One Good Friday I told my 8-year-old daughter that on this day ordinary things are extra beautiful. I told her to look hard at everyday things, like her breakfast cereal and the bowl it is in; at the spoon she was using; at the tree outside our window, at the clouds. She agreed, everything was especially beautiful.

Next year I did it again. “Today is Good Friday,” I said, “Remember? This is the day when ordinary things become more beautiful.” Again, father and daughter enjoyed the beauty of ordinary things. And then my daughter (Elizabeth Muller; we are now business partners and she is active on Quora) said to me, “Daddy, things look more beautiful on Good Friday, but that’s only because that’s when we notice them, right?” I told her she was showing a great depth of wisdom.

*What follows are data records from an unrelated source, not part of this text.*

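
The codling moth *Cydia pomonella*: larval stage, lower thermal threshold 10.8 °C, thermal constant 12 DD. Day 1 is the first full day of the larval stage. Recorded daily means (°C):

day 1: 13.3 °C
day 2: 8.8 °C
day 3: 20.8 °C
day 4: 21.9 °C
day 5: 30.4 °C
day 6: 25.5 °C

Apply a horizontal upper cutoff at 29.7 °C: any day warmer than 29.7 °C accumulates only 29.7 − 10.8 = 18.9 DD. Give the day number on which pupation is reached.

Daily DD above 10.8 °C (capped at 18.9): 2.5, 0.0, 10.0, 11.1, 18.9, 14.7.
Cumulative: 2.5, 2.5, 12.5, 23.6, 42.5, 57.2.
The total first reaches 12 DD on day 3.

day 3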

Every year I and my two children (adults now) notice the ordinary on this day. Often I’ll get email from one of them simply saying, “By the way, things seem very pretty today. Is that also true where you are?”—with no mention of it being Good Friday.

I encourage everybody who reads this to adopt this Good Friday ceremony. Once you begin it, you’ll also carry it over to other days of the year. You’ll find greater joy in your everyday life. You’ll think less about the things you want, and more about the things you have. We are surrounded by the beauty of the ordinary. Don’t miss it. Enjoy it now!